Multiple threads can race to call `store`/`init`/`try_init`; exactly one will run the
closure, and the rest will block briefly on the mutex.

## API overview

### `OnceArc<T>`

| Method                    | Returns              | Cost                          |
| ------------------------- | -------------------- | ----------------------------- |
| `get(Ordering)`           | `Option<&T>`         | Single atomic load            |
| `load(Ordering)`          | `Option<Arc<T>>`     | Atomic load + `Arc::clone`    |
| `store(Arc<T>, Ordering)` | `Result<(), Arc<T>>` | One CAS                       |
| `is_set(Ordering)`        | `bool`               | Single atomic load            |
| `into_inner()`            | `Option<Arc<T>>`     | No atomic ops (consumes self) |
| `get_mut()`               | `Option<&mut T>`     | No atomic ops (exclusive ref) |

### `InitOnceArc<T>`

| Method             | Returns                                   | Cost                                 |
| ------------------ | ----------------------------------------- | ------------------------------------ |
| `get(Ordering)`    | `Option<&T>`                              | Single atomic load                   |
| `load(Ordering)`   | `Option<Arc<T>>`                          | Atomic load + `Arc::clone`           |
| `store(Arc<T>)`    | `Result<(), Result<Arc<T>, PoisonError>>` | Mutex lock + CAS                     |
| `init(f)`          | `Result<bool, PoisonError>`               | Mutex lock + closure (once)          |
| `try_init(f)`      | `Result<bool, Result<E, PoisonError>>`    | Mutex lock + fallible closure (once) |
| `is_set(Ordering)` | `bool`                                    | Single atomic load                   |
| `into_inner()`     | `Option<Arc<T>>`                          | No atomic ops (consumes self)        |
| `get_mut()`        | `Option<&mut T>`                          | No atomic ops (exclusive ref)        |

## Why not just use `OnceLock<Arc<T>>`?

`OnceLock` stores the value inline. `get()` returns `&Arc<T>`, so
callers must go through two pointer indirections to reach `T`, and
cloning requires an `Arc::clone`. With `OnceArc`, the atomic
_is_ the `Arc`'s pointer — `get()` returns `&T` directly with a single
atomic load and zero indirection beyond the pointer itself.

## Why is a general `Atomic<Arc<T>>` so hard?

A general-purpose `Atomic<Arc<T>>` that supports multiple stores is
deceptively difficult to implement correctly.

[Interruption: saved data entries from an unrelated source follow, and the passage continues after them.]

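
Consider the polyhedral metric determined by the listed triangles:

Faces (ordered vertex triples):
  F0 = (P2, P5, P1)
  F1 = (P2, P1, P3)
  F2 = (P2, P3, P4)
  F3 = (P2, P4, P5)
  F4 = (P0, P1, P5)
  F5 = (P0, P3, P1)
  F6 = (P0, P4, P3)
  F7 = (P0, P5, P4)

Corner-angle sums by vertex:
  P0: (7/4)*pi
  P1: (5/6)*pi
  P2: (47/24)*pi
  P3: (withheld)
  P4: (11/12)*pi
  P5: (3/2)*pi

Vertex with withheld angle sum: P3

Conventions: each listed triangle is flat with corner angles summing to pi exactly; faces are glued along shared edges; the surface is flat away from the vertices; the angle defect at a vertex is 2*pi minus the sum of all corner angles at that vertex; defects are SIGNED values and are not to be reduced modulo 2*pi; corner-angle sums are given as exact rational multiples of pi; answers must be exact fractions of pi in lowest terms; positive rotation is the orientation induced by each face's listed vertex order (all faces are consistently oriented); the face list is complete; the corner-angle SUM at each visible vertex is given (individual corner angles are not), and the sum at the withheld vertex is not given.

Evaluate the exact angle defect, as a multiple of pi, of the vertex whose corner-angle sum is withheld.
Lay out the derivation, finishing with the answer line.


V = 6, E = 12, F = 8; chi = V - E + F = 2
Gauss-Bonnet: total defect = 2*pi*chi = 4*pi; visible defects sum to (73/24)*pi

Answer: defect(P3) = (23/24)*pi


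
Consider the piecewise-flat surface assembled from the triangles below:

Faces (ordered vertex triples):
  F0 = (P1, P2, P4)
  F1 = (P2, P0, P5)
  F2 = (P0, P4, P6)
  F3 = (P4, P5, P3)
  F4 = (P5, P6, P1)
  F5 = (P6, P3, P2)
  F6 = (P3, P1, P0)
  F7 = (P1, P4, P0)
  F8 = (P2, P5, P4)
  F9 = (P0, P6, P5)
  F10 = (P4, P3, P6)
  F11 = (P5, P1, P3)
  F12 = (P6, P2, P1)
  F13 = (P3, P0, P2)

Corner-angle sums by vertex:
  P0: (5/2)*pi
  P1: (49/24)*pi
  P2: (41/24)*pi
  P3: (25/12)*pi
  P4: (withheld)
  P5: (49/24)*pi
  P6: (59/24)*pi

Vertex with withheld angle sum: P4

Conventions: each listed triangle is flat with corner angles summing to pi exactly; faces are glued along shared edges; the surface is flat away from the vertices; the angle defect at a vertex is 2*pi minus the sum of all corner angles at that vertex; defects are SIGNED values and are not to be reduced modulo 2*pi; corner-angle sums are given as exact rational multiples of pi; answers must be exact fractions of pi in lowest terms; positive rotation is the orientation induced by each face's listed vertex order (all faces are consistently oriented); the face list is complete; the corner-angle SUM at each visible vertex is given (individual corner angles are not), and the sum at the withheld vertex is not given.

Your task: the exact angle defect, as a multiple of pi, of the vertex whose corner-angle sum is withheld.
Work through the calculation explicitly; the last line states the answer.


V = 7, E = 21, F = 14; chi = V - E + F = 0
Gauss-Bonnet: total defect = 2*pi*chi = 0; visible defects sum to (-5/6)*pi

Answer: defect(P4) = (5/6)*pi


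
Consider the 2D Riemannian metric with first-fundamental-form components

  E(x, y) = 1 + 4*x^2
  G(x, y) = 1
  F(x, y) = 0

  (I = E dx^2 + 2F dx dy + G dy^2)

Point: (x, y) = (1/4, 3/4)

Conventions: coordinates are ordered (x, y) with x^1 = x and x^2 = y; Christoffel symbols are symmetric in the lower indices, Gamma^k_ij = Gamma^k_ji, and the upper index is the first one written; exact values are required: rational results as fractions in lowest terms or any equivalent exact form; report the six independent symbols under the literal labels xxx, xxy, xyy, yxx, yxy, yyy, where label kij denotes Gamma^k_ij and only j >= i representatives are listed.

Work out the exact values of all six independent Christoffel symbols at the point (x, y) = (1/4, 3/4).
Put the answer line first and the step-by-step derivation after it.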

Here's why:

### The fundamental race condition

Consider a naive `load` implementation for `Atomic<Arc<T>>`:

1. **Thread A** atomically reads the raw pointer from the atomic slot.
2. **Thread B** atomically swaps in a new `Arc`, then drops the old one.
3. The old `Arc`'s reference count hits zero — the data is freed.
4. **Thread A** tries to increment the reference count of the now-freed pointer. **Use-after-free.**

The core problem: between reading the pointer and incrementing the
reference count, another thread can remove and destroy the pointed-to
data. There is no way to make "read pointer" and "increment refcount"
into a single atomic operation on standard hardware.

### Solutions exist, but they're expensive

Real implementations of atomic shared pointers (like C++20's
`std::atomic<std::shared_ptr<T>>` or Rust's `arc-swap` crate) use
techniques like:

- **Hazard pointers** — readers publish which pointers they're looking
  at, and writers defer freeing memory until no reader holds a hazard on
  it. Adds per-thread bookkeeping and slows down both loads and stores.

- **Epoch-based reclamation** — threads enter/exit "epochs" and memory
  is only freed once all threads have advanced past the epoch where the
  pointer was removed. Requires cooperative epoch advancement.

- **Split reference counts** — maintain both a "global" and "local"
  reference count, using the global count to defer destruction. Loads
  must still atomically modify the global count.

All of these approaches add overhead to loads — exactly the operation
that's typically on the hot path.

### How initialize-once sidesteps all of this

`OnceArc` avoids every one of these problems with a single
rule: **the pointer, once written, never changes**.

- **No use-after-free**: the `Arc` is alive from the moment of `store()`
  until the `OnceArc` is dropped. No thread can remove it in
  between.
- **No ABA problem**: the value transitions from null to a pointer
  exactly once. No pointer is ever reused.
- **No deferred reclamation**: since the pointer is never swapped out,
  there's nothing to reclaim while readers exist.
- **No refcount on `get()`**: `get()` returns `&T` tied to the lifetime of
  `&self`. Since the data can't be freed while a shared reference to the
  container exists, this is sound without touching the reference count.

The result: `get()` compiles down to a single atomic load instruction
(which on x86 is just a plain `mov`), making it effectively zero-cost.